Figure 1 Effects of elafibranor on alcohol-associated liver disease in mice. Elafibranor (EFN) activates peroxisome proliferator-activated receptor α (PPARα), inhibiting liver fibrosis in alcoholic liver disease through four primary mechanisms. First, it increases the expression of phospholipase A2 and cyclooxygenase-2, promoting lipid breakdown and fatty acid oxidation. Second, it enhances hepatocyte autophagy and increases antioxidant activity, specifically, superoxide dismutase 1 and catalase, thereby preventing hepatocyte apoptosis. Third, EFN reduces extracellular matrix production by regulating the activity of matrix metalloproteinases and tissue inhibitors of metalloproteinases. Finally, it suppresses macrophage activation by inhibiting the lipopolysaccharide/Toll-like receptor 4 signaling pathway. Moreover, PPARδ activation improves intestinal permeability by preventing intestinal epithelial cell apoptosis and promoting M2 macrophage polarization.
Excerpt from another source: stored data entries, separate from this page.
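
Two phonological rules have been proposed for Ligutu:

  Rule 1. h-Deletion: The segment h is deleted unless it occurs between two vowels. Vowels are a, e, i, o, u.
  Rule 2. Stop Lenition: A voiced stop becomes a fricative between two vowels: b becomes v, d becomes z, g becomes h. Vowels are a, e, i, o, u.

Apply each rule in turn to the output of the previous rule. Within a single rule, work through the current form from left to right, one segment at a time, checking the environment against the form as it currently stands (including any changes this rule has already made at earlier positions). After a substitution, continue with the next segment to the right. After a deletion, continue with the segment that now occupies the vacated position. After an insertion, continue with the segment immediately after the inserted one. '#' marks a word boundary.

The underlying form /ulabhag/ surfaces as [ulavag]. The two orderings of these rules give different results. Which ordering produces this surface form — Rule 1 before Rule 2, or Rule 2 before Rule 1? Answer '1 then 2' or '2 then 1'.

Order 1 then 2:
  1 h-Deletion: [ulabhag] → [ulabag]
  2 Stop Lenition: [ulabag] → [ulavag]
  result: [ulavag]
Order 2 then 1:
  2 Stop Lenition: no change — [ulabhag]
  1 h-Deletion: [ulabhag] → [ulabag]
  result: [ulabag]

1 then 2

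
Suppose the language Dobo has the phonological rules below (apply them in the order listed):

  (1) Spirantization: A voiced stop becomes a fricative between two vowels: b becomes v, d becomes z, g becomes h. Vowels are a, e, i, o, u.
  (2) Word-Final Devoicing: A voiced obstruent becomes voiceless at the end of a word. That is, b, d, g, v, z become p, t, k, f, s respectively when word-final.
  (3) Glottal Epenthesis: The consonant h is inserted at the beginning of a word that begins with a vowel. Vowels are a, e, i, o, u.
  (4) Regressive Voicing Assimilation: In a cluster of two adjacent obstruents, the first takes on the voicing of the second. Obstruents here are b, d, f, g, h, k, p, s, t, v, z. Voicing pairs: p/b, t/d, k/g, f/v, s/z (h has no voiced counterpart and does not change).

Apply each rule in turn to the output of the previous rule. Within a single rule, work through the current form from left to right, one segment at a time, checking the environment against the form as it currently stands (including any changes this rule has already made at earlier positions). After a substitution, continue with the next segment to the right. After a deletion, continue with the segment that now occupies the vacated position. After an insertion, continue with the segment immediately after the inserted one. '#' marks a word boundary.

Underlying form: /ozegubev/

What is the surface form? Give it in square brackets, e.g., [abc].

[hozehuvef]

(1) Spirantization: [ozegubev] → [ozehuvev]
(2) Word-Final Devoicing: [ozehuvev] → [ozehuvef]
(3) Glottal Epenthesis: [ozehuvef] → [hozehuvef]
(4) Regressive Voicing Assimilation: no change — [hozehuvef]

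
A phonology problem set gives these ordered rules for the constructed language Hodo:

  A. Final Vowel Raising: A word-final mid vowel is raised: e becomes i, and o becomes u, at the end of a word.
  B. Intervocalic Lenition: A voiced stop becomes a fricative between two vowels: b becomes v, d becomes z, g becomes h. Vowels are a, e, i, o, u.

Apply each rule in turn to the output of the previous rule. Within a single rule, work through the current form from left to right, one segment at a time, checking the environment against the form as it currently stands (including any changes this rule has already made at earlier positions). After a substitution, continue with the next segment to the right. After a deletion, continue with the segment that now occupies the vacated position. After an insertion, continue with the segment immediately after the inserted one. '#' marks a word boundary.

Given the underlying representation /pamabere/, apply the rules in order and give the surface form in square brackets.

[pamaveri]

A Final Vowel Raising: [pamabere] → [pamaberi]
B Intervocalic Lenition: [pamaberi] → [pamaveri]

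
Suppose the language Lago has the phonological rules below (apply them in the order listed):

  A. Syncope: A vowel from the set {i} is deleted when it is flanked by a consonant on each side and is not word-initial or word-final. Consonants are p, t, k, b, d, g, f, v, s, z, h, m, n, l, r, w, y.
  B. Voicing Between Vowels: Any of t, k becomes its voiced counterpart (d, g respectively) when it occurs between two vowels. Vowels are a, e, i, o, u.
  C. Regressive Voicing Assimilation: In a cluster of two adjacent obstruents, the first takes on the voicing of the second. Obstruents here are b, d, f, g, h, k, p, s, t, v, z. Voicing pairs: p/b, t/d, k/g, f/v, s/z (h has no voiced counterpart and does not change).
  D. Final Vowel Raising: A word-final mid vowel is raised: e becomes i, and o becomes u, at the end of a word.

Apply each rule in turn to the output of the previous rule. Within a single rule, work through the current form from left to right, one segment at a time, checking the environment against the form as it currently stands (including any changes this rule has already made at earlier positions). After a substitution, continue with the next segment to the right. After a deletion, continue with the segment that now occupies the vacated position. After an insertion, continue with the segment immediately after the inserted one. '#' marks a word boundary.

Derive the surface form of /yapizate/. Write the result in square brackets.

A Syncope: [yapizate] → [yapzate]
B Voicing Between Vowels: [yapzate] → [yapzade]
C Regressive Voicing Assimilation: [yapzade] → [yabzade]
D Final Vowel Raising: [yabzade] → [yabzadi]

[yabzadi]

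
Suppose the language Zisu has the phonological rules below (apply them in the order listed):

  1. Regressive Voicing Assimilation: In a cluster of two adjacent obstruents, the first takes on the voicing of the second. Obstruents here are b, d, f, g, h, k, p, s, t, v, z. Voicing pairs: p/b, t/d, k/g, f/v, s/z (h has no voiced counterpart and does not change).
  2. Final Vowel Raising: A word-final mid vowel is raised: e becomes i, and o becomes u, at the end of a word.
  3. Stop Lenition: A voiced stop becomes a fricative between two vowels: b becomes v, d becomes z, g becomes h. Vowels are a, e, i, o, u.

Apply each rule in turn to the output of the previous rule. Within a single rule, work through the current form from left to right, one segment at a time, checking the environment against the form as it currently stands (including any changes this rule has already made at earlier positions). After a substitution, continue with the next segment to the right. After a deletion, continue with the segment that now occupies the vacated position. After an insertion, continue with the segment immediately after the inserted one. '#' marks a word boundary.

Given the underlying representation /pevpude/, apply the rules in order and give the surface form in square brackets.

1 Regressive Voicing Assimilation: [pevpude] → [pefpude]
2 Final Vowel Raising: [pefpude] → [pefpudi]
3 Stop Lenition: [pefpudi] → [pefpuzi]

[pefpuzi]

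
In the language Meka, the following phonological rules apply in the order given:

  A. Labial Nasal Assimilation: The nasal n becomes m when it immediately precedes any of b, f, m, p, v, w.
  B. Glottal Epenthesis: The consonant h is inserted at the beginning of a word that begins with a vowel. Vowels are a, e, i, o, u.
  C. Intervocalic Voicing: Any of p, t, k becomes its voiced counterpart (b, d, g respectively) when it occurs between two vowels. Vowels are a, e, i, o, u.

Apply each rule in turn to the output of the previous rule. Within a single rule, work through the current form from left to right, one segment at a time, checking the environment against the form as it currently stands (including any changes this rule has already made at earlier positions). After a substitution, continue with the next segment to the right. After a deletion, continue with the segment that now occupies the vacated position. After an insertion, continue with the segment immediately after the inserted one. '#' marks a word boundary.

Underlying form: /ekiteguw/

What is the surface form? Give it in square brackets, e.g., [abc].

A Labial Nasal Assimilation: no change — [ekiteguw]
B Glottal Epenthesis: [ekiteguw] → [hekiteguw]
C Intervocalic Voicing: [hekiteguw] → [hegideguw]

[hegideguw]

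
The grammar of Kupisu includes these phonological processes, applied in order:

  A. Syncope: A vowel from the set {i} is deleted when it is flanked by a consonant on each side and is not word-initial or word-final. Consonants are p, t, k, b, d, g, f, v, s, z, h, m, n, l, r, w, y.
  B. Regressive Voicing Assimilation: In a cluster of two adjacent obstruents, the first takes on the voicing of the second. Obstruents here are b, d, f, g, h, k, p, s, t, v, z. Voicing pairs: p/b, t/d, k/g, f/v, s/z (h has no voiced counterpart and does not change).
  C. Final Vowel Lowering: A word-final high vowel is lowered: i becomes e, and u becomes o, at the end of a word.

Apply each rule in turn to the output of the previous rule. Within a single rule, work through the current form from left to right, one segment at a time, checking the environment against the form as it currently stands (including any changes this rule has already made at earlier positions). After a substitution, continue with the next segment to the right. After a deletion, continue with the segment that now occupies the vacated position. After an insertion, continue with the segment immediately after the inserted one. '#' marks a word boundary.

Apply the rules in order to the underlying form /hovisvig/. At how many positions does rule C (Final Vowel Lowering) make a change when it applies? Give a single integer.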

It also enhances intestinal barrier integrity by upregulating tight junction proteins, such as zonula occludens-1, occludin, and claudin-2. PPAR: Peroxisome proliferator-activated receptor; ALD: Alcoholic liver disease; PLA2: Phospholipase A2; COX2: Cyclooxygenase-2; SOD1: Superoxide dismutase 1; CAT: Catalase; MMPs: Matrix metalloproteinases; TIMP-1: Tissue inhibitors of metalloproteinases; LPS: Lipopolysaccharides; TLR4: Toll-like receptor 4; TJPs: Tight junction proteins; ZO-1: Zonula occludens-1.

While compounds that activate multiple PPAR subtypes (dual agonists) or all PPARs (panagonists) may benefit lipid and glucose metabolism[69], the reduced target specificity of such agonists could lead to more adverse effects[70]. Therefore, although EFN shows promise in inhibiting the progression of ALD-related liver fibrosis, further investigations are needed to assess its potential side effects.

CONCLUSION

EFN, a dual agonist of PPARα and PPARδ, has demonstrated potential not only in treating metabolic disorders associated with hepatic steatosis and primary biliary cholangitis but also in inhibiting the development of EtOH + CCl4-induced liver fibrosis in ALD model mice. These findings suggest that EFN could be a promising therapeutic option for ALD. Furthermore, Koizumi et al[37] proposed the intriguing hypothesis that EFN may exert anti-ALD liver fibrosis effects without directly affecting LX2 cells, a notion that warrants further investigation and validation.

In conclusion, EFN holds promise as a therapeutic agent for ALD because of its dual activation of PPARα/δ, which enhances lipid metabolism, reduces inflammation, and strengthens gut barrier function. Additional clinical trials are essential to confirm EFN’s efficacy and safety in treating ALD and to explore its potential applications in other liver diseases.